The court's majority opinion, written by Justice Noma Gurich of Oklahoma City, said the bill violates the constitutional requirement that legislation pertain to a single subject to ensure that Oklahoma legislators and voters are aware of a measure's potential impact.

"This court has long rejected a broad, expansive approach to the single-subject rule," the decision says. "H.B. 1603 contains 90 sections, encompassing a variety of subjects that do not reflect a common, closely akin theme or purpose."

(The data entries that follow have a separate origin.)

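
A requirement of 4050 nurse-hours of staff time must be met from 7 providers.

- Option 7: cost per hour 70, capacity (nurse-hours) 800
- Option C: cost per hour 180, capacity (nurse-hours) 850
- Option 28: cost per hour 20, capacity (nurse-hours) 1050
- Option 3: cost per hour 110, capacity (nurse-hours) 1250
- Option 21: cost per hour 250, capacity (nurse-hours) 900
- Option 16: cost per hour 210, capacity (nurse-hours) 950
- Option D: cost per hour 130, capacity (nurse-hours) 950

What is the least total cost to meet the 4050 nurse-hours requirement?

338000

Use providers in increasing cost order.
Option 28 (20): use full 1050 ; 3000 nurse-hours to go.
Take 800 from Option 7 at 70 ; need 2200 more.
Take 1250 from Option 3 at 110 ; need 950 more.
Take 950 from Option D at 130 ; need 0 more.
Option C, Option 16, Option 21: unused.
Cost = 1050×20 + 800×70 + 1250×110 + 950×130 = 338000.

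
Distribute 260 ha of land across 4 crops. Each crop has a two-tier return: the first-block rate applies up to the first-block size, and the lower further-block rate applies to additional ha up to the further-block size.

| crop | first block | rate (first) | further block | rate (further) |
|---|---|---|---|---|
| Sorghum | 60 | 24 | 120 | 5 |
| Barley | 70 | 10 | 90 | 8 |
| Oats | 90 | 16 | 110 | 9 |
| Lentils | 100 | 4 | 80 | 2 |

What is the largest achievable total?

3940

Treat each block as its own option and order by rate: Sorghum/T1 24 > Oats/T1 16 > Barley/T1 10 > Oats/T2 9 > Barley/T2 8 > Sorghum/T2 5 > Lentils/T1 4 > Lentils/T2 2.
Sorghum T1 at 24: fill all 60 ; 200 left.
Oats/T1 (16): +90 ; 110 left.
Fill Barley T1 block (70 at 10) ; 40 left.
Oats T2 at 9: only 40 left, fill 40.
Total = 24×60 + 16×90 + 10×70 + 9×40 = 3940.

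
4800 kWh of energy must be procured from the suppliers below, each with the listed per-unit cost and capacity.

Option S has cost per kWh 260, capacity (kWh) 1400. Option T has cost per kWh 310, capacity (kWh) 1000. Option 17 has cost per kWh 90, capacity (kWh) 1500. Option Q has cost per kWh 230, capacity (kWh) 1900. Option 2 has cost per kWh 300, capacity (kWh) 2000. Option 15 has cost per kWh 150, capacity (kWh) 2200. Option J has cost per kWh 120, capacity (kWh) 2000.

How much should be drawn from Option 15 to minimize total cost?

1300

Use suppliers in increasing cost order.
Option 17 at 90: take all 1500 kWh — 3300 still needed.
Take 2000 from Option J at 120 — need 1300 more.
Option 15 at 150: take 1300 of its 2200 — requirement met.
Option Q, Option S, Option 2, Option T: unused.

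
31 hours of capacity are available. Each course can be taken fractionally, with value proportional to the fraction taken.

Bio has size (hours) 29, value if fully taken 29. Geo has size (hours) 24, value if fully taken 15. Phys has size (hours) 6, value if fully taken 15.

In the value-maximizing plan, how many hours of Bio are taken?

25

Rank by value-to-size ratio: Phys 15/6≈2.5, Bio 29/29≈1, Geo 15/24≈0.625.
Phys: take in full, 6 hours for value 15 → 25 left.
Only 25 hours remain; take 25/29 of Bio for value 29×25/29 = 25.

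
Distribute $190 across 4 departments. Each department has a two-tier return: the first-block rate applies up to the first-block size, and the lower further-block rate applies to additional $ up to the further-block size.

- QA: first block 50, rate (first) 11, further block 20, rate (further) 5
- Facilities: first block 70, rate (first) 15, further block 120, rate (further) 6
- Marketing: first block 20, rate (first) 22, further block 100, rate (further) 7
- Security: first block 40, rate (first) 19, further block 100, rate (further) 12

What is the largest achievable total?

Rank every tier by rate: Marketing/T1 22 > Security/T1 19 > Facilities/T1 15 > Security/T2 12 > QA/T1 11 > Marketing/T2 7 > Facilities/T2 6 > QA/T2 5.
Fill Marketing T1 block (20 at 22) → 170 left.
Security T1 at 19: fill all 40 → 130 left.
Facilities T1 at 15: fill all 70 → 60 left.
Security/T2: +60 of 100 at 12; pool empty.
Total = 22×20 + 19×40 + 15×70 + 12×60 = 2970.

2970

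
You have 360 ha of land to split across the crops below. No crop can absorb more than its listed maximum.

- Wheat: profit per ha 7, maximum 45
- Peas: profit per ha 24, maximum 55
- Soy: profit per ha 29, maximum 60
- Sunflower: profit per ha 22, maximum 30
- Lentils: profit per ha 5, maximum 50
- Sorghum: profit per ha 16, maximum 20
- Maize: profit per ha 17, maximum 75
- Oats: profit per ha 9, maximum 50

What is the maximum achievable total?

Order the crops by profit per ha: Soy 29 > Peas 24 > Sunflower 22 > Maize 17 > Sorghum 16 > Oats 9 > Wheat 7 > Lentils 5.
Give Soy 60 to hit its cap of 60 — 300 left.
Give Peas 55 to hit its cap of 55 — 245 left.
Sunflower takes 30 to reach its cap of 30 — 215 left.
Maize takes 75 to reach its cap of 75 — 140 left.
Sorghum takes 20 to reach its cap of 20 — 120 left.
Give Oats 50 to hit its cap of 50 — 70 left.
Wheat takes 45 to reach its cap of 45 — 25 left.
Lentils has room for 50 but only 25 remain, so it gets 25.
Total = 7×45 + 24×55 + 29×60 + 22×30 + 5×25 + 16×20 + 17×75 + 9×50 = 6205.

6205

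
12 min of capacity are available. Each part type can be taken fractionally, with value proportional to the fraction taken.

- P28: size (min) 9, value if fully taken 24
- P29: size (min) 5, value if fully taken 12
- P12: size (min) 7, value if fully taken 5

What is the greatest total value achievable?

31.2

Best value per unit of size first: P28 24/9≈2.67, P29 12/5≈2.4, P12 5/7≈0.714.
All 9 min of P28 fit (value 24) ; 3 remain.
Fill the last 3 min with part of P29: 3/5 of it earns 7.2.
Total value = 31.2.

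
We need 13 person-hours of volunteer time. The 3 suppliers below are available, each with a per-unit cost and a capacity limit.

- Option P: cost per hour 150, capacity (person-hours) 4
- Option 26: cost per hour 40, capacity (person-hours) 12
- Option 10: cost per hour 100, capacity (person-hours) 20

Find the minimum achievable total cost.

Use suppliers in increasing cost order.
Take 12 from Option 26 at 40 ; need 1 more.
Option 10 at 100: take 1 of its 20 ; requirement met.
Option P: unused.
Cost = 12×40 + 1×100 = 580.

580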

The decision says the first 24 sections of the law amend and create new laws within the state's civil procedure code.

"... We find the provisions are so unrelated that those voting on the law were faced with an all-or-nothing choice to ensure the passage of favorable legislation," the decision reads.

In a separate opinion, justices James Winchester of Chickasha and Steven Taylor of McAlester dissented, saying they believe the Legislature and the public understood the purpose of the legislation to be lawsuit reform.

"This opinion demonstrates how difficult the single-subject rule is to explain with the precision necessary to instruct a legislative body concerning the rule's application," they wrote.

A coalition of consumer advocacy groups and attorneys who specialize in medical malpractice and product liability cases initially fought the bill, arguing that it would block Oklahomans' access to the state's courts.

In a separate 7-2 decision, the court also invalidated a requirement that injured people submit a certificate of merit before they can file professional malpractice lawsuits. The majority opinion said the requirement was "an unconstitutional burden on accessing the courts."